While delivering cookies to Department of Environmental Protection employees on Christmas morning, Mayor Michael Bloomberg announced that DEP’s Federal probation and monitoring period has ended after a US District Court Judge’s recent decision.

“In recognition of eight years of hard work improving protection of the city’s water quality and our workplace safety practices, Federal officials are ending court oversight of DEP,” said Mayor Bloomberg. “New Yorkers can be confident we continue to enjoy the best drinking water in the country. But this isn’t the end of our work, it’s a new beginning and an opportunity to continue the progress we have made in setting the gold standard for water protection and employee safety.”

The agency came under Federal oversight in 2001 after federal investigators determined that the environmental agency’s operations violated the Clean Water Act, due to the presence of small discharges of mercury and other unsafe practices at a reservoir in upstate New York. With a Federal monitor supervising its procedures, the DEP has overhauled its procedures with close to $160 million in capital improvements and safety program investments, in addition to 500 new staff since 2001. The current 6,000 DEP employees also receive general safety training, with several hundred receiving more specialized training in confined space entry, “hot work,” and electrical safety.

“The DEP has used its time under Federal supervision to build a comprehensive health and safety program that has transformed the agency,” said Acting DEP Commissioner Steven W. Lawitts. “Thanks to the dedicated efforts of thousands of DEP employees, we have addressed more than 44,000 workplace conditions, and built the organization necessary to maintain and continue to improve water quality controls, and workplace health and safety going forward.”

Mayor Bloomberg congratulated DEP officials and employees at the Newtown Creek Wastewater Treatment Plant this week, where Plant Manager Jimmy Pynn led him on a tour of the $5 billion facility. The plant, which treats 230 million gallons of wastewater per day, is expected to be fully upgraded by 2013.
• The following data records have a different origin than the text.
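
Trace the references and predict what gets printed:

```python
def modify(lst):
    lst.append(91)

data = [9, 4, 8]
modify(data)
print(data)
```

Key concept: function modifies passed list.
Step by step:
`data = [9, 4, 8]` → data = [9, 4, 8]
`modify(data)` → data = [9, 4, 8, 91]
`print(data)` → prints [9, 4, 8, 91]

Answer: [9, 4, 8, 91]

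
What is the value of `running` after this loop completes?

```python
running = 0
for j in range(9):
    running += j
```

Sum of 0 to 8 = 36
`running` takes the values: 0 → 1 → 3 → 6 → 10 → 15 → 21 → 28 → 36

Answer: 36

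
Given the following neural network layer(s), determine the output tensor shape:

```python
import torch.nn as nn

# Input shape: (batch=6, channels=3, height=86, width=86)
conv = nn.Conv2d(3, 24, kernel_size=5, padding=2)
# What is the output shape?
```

Input: (6, 3, 86, 86) -> Output: (6, 24, 86, 86)

Answer: (6, 24, 86, 86)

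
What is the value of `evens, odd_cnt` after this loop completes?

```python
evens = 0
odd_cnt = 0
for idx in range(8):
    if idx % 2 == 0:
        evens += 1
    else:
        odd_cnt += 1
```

Count evens and odds in range(8)
`evens, odd_cnt` takes the values: (0, 0) → (1, 0) → (1, 1) → (2, 1) → (2, 2) → (3, 2) → (3, 3) → (4, 3) → (4, 4)

Answer: 4, 4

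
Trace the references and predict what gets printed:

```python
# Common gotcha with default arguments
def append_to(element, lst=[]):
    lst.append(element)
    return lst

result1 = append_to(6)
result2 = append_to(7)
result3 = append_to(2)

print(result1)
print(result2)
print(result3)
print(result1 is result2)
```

Key concept: mutable default argument gotcha.
Step by step:
`result1 = append_to(6)` → result1 = [6]
`result2 = append_to(7)` → result1 = [6, 7] (same object as result2); result2 = [6, 7] (same object as result1)
`result3 = append_to(2)` → result1 = [6, 7, 2] (same object as result2, result3); result2 = [6, 7, 2] (same object as result1, result3); result3 = [6, 7, 2] (same object as result1, result2)
`print(result1)` → prints [6, 7, 2]
`print(result2)` → prints [6, 7, 2]
`print(result3)` → prints [6, 7, 2]
`print(result1 is result2)` → prints True

Answer:
[6, 7, 2]
[6, 7, 2]
[6, 7, 2]
True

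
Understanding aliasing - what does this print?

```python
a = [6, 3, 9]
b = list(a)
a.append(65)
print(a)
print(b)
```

Key concept: list() constructor creates copy.
Step by step:
`a = [6, 3, 9]` → a = [6, 3, 9]
`b = list(a)` → b = [6, 3, 9]
`a.append(65)` → a = [6, 3, 9, 65]
`print(a)` → prints [6, 3, 9, 65]
`print(b)` → prints [6, 3, 9]

Answer:
[6, 3, 9, 65]
[6, 3, 9]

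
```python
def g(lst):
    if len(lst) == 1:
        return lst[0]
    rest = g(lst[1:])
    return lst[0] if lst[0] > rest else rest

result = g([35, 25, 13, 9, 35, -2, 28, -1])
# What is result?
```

Recursive max over [35, 25, 13, 9, 35, -2, 28, -1] = 35

Answer: 35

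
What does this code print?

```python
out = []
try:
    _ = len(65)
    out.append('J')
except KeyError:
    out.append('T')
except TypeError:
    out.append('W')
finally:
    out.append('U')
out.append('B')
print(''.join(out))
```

Execution trace: 'W' (except TypeError) → 'U' (finally) → 'B' (after the try/except). Output: WUB

Answer: WUB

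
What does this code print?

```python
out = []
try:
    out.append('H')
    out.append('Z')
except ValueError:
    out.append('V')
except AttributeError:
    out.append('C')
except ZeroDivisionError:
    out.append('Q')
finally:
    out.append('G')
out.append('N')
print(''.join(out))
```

Execution trace: 'H' (try body) → 'Z' (try body, no exception) → 'G' (finally) → 'N' (after the try/except). Output: HZGN

Answer: HZGN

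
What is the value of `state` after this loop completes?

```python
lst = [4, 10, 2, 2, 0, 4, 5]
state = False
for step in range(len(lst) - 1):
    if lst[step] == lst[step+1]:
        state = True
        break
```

Check consecutive duplicates in [4, 10, 2, 2, 0, 4, 5]
`state` takes the values: False → True

Answer: True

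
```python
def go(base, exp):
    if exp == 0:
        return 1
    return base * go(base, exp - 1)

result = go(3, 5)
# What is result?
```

go(3, 5) = 3 * 3 * 3 * 3 * 3 = 243

Answer: 243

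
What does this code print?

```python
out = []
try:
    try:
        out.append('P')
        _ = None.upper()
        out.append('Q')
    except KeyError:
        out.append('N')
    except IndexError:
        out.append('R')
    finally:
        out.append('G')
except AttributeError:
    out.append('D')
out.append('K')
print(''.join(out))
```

Execution trace: 'P' (try body) → 'G' (finally) → 'D' (outer except AttributeError) → 'K' (after the try/except). Output: PGDK

Answer: PGDK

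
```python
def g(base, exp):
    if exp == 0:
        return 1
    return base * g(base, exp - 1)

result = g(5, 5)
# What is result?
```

g(5, 5) = 5 * 5 * 5 * 5 * 5 = 3125

Answer: 3125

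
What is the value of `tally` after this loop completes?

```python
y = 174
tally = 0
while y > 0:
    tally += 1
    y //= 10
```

Count digits by repeated division by 10
`tally` takes the values: 0 → 1 → 2 → 3

Answer: 3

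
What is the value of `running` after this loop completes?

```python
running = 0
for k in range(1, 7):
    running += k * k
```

Sum of squares 1² to 6² = 91
`running` takes the values: 0 → 1 → 5 → 14 → 30 → 55 → 91

Answer: 91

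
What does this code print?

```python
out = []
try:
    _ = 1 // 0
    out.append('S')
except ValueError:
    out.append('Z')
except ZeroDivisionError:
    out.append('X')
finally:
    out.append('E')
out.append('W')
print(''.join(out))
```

Execution trace: 'X' (except ZeroDivisionError) → 'E' (finally) → 'W' (after the try/except). Output: XEW

Answer: XEW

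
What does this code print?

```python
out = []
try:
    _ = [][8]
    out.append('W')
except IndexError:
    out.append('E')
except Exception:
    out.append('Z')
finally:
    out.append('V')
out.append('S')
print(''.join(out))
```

Execution trace: 'E' (except IndexError) → 'V' (finally) → 'S' (after the try/except). Output: EVS

Answer: EVS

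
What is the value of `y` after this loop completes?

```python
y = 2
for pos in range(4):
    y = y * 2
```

Multiply by 2, 4 times: 2 * 2^4 = 32
`y` takes the values: 2 → 4 → 8 → 16 → 32

Answer: 32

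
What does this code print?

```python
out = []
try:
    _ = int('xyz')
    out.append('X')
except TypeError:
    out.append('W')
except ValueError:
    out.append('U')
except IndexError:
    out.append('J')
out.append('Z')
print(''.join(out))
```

Execution trace: 'U' (except ValueError) → 'Z' (after the try/except). Output: UZ

Answer: UZ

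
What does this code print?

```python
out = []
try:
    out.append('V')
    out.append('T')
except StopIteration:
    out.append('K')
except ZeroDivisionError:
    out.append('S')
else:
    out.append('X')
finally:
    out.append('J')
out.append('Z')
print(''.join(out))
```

Execution trace: 'V' (try body) → 'T' (try body, no exception) → 'X' (else) → 'J' (finally) → 'Z' (after the try/except). Output: VTXJZ

Answer: VTXJZ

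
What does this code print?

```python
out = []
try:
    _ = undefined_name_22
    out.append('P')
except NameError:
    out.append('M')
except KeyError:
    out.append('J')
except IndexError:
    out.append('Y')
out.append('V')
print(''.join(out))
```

Execution trace: 'M' (except NameError) → 'V' (after the try/except). Output: MV

Answer: MV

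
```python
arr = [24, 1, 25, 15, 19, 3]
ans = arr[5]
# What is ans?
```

Trace:
`arr = [24, 1, 25, 15, 19, 3]` → arr = [24, 1, 25, 15, 19, 3]
`ans = arr[5]` → ans = 3
So ans = 3

Answer: 3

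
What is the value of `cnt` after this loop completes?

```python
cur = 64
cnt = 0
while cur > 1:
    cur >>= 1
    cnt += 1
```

Count right shifts until 1
`cnt` takes the values: 0 → 1 → 2 → 3 → 4 → 5 → 6

Answer: 6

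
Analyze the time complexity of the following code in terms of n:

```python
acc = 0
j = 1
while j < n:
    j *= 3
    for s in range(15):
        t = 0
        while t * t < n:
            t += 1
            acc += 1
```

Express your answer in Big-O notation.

Each loop level contributes: log n × 1 × √n. Multiplying the contributions gives O(√n log n).

Answer: O(√n log n)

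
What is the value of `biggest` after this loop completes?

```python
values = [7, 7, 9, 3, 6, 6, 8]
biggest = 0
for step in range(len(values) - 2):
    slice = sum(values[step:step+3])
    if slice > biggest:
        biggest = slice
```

Max sum of 3-element window in [7, 7, 9, 3, 6, 6, 8]
`biggest` takes the values: 0 → 23

Answer: 23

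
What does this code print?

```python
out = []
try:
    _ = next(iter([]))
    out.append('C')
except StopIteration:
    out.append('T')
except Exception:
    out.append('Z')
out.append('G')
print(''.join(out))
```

Execution trace: 'T' (except StopIteration) → 'G' (after the try/except). Output: TG

Answer: TG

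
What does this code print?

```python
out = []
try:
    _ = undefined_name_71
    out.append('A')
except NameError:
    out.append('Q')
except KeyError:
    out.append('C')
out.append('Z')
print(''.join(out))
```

Execution trace: 'Q' (except NameError) → 'Z' (after the try/except). Output: QZ

Answer: QZ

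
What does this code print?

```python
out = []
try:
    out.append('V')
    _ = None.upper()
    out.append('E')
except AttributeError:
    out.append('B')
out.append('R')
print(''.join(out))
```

Execution trace: 'V' (try body) → 'B' (except AttributeError) → 'R' (after the try/except). Output: VBR

Answer: VBR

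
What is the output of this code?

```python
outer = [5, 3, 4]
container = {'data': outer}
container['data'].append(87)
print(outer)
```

Key concept: dict holds reference to list.
Step by step:
`outer = [5, 3, 4]` → outer = [5, 3, 4]
`container = {'data': outer}` → container = {'data': [5, 3, 4]}
`container['data'].append(87)` → outer = [5, 3, 4, 87]; container = {'data': [5, 3, 4, 87]}
`print(outer)` → prints [5, 3, 4, 87]

Answer: [5, 3, 4, 87]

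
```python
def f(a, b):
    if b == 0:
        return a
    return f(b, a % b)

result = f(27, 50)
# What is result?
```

f(27, 50) -> f(50, 27) -> f(27, 23) -> f(23, 4) -> f(4, 3) -> f(3, 1) -> f(1, 0) -> 1

Answer: 1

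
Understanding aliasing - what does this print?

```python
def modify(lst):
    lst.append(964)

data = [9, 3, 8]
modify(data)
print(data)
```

Key concept: function modifies passed list.
Step by step:
`data = [9, 3, 8]` → data = [9, 3, 8]
`modify(data)` → data = [9, 3, 8, 964]
`print(data)` → prints [9, 3, 8, 964]

Answer: [9, 3, 8, 964]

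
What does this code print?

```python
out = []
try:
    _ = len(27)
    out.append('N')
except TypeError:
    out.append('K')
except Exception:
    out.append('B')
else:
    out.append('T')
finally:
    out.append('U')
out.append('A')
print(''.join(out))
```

Execution trace: 'K' (except TypeError) → 'U' (finally) → 'A' (after the try/except). Output: KUA

Answer: KUA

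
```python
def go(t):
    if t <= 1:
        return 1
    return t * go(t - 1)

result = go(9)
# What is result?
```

go(9) = 9 * 8 * 7 * 6 * 5 * 4 * 3 * 2 * 1 = 362880

Answer: 362880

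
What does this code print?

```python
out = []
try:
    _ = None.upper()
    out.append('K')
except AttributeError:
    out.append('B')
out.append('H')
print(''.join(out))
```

Execution trace: 'B' (except AttributeError) → 'H' (after the try/except). Output: BH

Answer: BH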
“If you need to flush your toilet (during the holidays) it is going to work because of the people here,” said Mayor Bloomberg.

Pynn led Mayor Bloomberg and the city’s press corps through several rooms in the sewage plant, from the new Visitors’ Center to the top of the egg-shaped digesters.

One of the guests who joined the tour was incoming DEP Commissioner and former mayoral aide Caswell Holloway, who has been partly responsible for formulating the city’s response to the EPA’s Superfund recommendation for nearby Newtown Creek. The city’s chief concerns include working with the EPA to ensure that any environmental remediation does not delay DEP construction projects along the Creek or add crippling fiduciary responsibilities for the site’s clean up.

On the tour, Holloway expressed confidence that the sewage plant’s construction would continue smoothly and the DEP would collaborate with the EPA on the creek’s future remediation, particularly now that the probation had been lifted.

At the end of the tour, the mayor offered his own words of encouragement: “Cass, don’t screw it up.”